Space is big, some argue, and there is plenty of room for everyone. Though this may be physically true, realistically the space we are able to access and utilize is finite. Meanwhile, protecting the right for States, companies, and peoples to explore and study space does not necessarily mean all celestial bodies must remain perfectly pristine. Indeed, perfectly pristine planetary protection measures are likely to be both technologically and physically impossible. Instead, policy should ensure that people who can exercise their freedom to explore do not also contaminate, change, or alter the celestial body in ways that will harm, detrimentally exploit, or impact future missions or future interests in space. In other words, for locations of astrobiological interest, science interests might supersede private commercial interests. A balancing between interests is necessary, and a conversation must be had.

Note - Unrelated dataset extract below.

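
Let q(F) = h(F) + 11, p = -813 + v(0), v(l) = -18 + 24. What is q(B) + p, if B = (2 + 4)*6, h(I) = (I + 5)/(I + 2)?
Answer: -30207/38 ≈ -794.92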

Sustainable space exploration should balance the needs and interests of future generations with the desires and interests of the present generation. And while some assert that “those who get their first, make the rules,” this is neither a principle of international law or international relations, nor is it a rational or equitable method of developing norms for emerging behavior. Instead, we think there are other approaches that capture the spirit of adventure and development that is driving a new age of space, while still respecting our common roots on Earth with the rest of humanity. We can also be guided by Article I of the Outer Space Treaty, which requires that the “exploration and use of outer space, including the Moon and other celestial bodies, shall be carried out for the benefit and in the interests of all countries, irrespective of their degree of economic or scientific development.” We are entrusted to fulfill this vision.


  1. See Report of the Legal Subcommittee on its fifty-seventh session, held in Vienna from 9 to 20 April 2018 (A/AC.105/1177), p. 31.
  2. See Proposal for the establishment of a working group for the development of an international regime for the utilization and exploitation of space resources: Working paper by Belgium and Greece (A/AC.105/C.2/L.311), published 4 March 2019.